In truth, I don't eat most of this stuff. The nectarines, berries and nuts "came with the frame" so to speak. (The 'Burbs reference. One of Tom Hanks finest performances.) We planted the squash, okra and watermelon along with a couple of strawberry plants. Wild critters ate the strawberries but the others are doing well. I fried some yellow squash but did not eat it. I stir fried some zucchini and mixed it with enough rice, chicken and teriyaki sauce to enjoy it. I'll try the blueberries in pancakes and I'll look forward to picking out the walnuts but the others are just pet plants to me. Too bad we can't grow bacon on a tree.

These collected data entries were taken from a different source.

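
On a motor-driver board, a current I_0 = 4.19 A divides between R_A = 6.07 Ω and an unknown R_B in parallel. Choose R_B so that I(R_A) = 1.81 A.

R_B ≈ 4.62 Ω

In a two-way split, I_A/I_0 = R_B/(R_A + R_B).
1.81/4.19 = R_B/(R_A + R_B) → R_B = R_A · (0.4320)/(1 − 0.4320) = 6.07 × 0.7605 = 4.616 Ω.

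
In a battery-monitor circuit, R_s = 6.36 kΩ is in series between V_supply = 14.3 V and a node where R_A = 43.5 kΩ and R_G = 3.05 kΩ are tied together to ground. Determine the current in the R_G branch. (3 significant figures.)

I ≈ 1.45 mA

Parallel bank: R_p = 1/(1/43.5 + 1/3.05) = 2.850 kΩ.
V_A = 14.3 × 2.850/9.210 = 4.425 V.
Branch current I = V_A/R_G = 4.425/3.05 = 1.451 mA.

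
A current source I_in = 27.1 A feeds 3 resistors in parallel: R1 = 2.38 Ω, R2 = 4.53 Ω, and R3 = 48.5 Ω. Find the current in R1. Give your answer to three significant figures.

I ≈ 17.2 A

Conductances: ΣG = 1/2.38 + 1/4.53 + 1/48.5 = 0.6615 (1/Ω).
Current divider: I(R1) = I_in · G_k/ΣG = 27.1 × (0.4202/0.6615) = 27.1 × 0.6351 = 17.21 A.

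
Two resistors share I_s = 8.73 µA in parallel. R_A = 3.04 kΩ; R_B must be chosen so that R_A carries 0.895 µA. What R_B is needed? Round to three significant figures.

R_B ≈ 0.347 kΩ

The fraction through R_A equals R_B/(R_A+R_B).
0.895/8.73 = R_B/(R_A + R_B) → R_B = R_A · (0.1025)/(1 − 0.1025) = 3.04 × 0.1142 = 0.3473 kΩ.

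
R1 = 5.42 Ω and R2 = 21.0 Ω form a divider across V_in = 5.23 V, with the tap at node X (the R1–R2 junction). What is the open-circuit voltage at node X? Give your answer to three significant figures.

Open-circuit (no load on X): V_th = V_in · R2/(R1 + R2) = 5.23 × 21.0/(5.420 + 21.0) = 4.157 V.

V_th ≈ 4.16 V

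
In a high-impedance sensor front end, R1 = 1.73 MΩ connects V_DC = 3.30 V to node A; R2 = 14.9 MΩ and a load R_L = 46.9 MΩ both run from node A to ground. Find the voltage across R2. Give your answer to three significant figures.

The load sits in parallel with R2, giving an effective lower resistance R2' = R2·R_L/(R2+R_L) = 11.31 MΩ.
Now apply the divider: V_out = 3.30 × 0.8673 = 2.862 V.
(Unloaded it would be 2.96 V; the load pulls it down.)

V_out ≈ 2.86 V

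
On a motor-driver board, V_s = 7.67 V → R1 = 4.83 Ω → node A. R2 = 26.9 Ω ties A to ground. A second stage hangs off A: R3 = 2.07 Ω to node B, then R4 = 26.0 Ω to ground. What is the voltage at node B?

V_B ≈ 5.26 V

Node A sees R2 in parallel with the series input of stage 2, R3 + R4 = 28.07 Ω.
R2 ‖ (R3+R4) = 13.74 Ω.
First divider: V_A = V_s · 13.74/(4.83 + 13.74) = 5.675 V.
V_B = V_A × 0.9263 = 5.256 V.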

I make no secret of the fact that I do not eat vegetables. I know they are good for you and I know you think I'll die if I don't eat something green and gross but I do ok for an old guy and no, I don't take vitamins or supplements. The thing is....I hate vegetables. I abhor them. I know that if you smash them up just right and mix them with enough other items you can make some great things like bbq sauce or grits (grits come from some type of corn, right?) but just vegetables, by themselves, they bother me.
I trace this hatred back to my childhood when I was forced to grow all sorts of despicable things in the dirt. We didn't just have a garden, at one time we had a produce stand and for years our Silver Queen corn was talked about all over town. We grew everything imaginable that would grow in upstate SC. I hoed it, plowed it, picked it, broke it, shelled it, shucked it, cut it, washed it and pulled weeds out of it and I think those experiences turned me sour toward the fruits of my labor. But I was also forced to pick peaches and shell pecans so I guess my love for those things blows my theory a bit. Maybe I was just a picky eater. Fine.
My parents always had some type of garden. Mom is a professional canner and preserver. She and dad would eat the things they grew but they always ended up giving away most of the garden yield. I used to joke with them and explain that in the modern world we had these things called grocery stores and we could just hop in a horseless wagon and go to Ingles and buy some produce if we were hungry. They always said that there's just something about growing your own food that makes it worth all the trouble.
As usual, they were right. Perhaps there's some genome in my family that was coded with the desire to grow things. Maybe it's just a natural human instinct. But oddly enough I really enjoy growing these things even though I have no desire to eat them.
Dad used to tell me stories about raising pigs. Maybe if I do a really good job with the plants I could work my way up to a pig.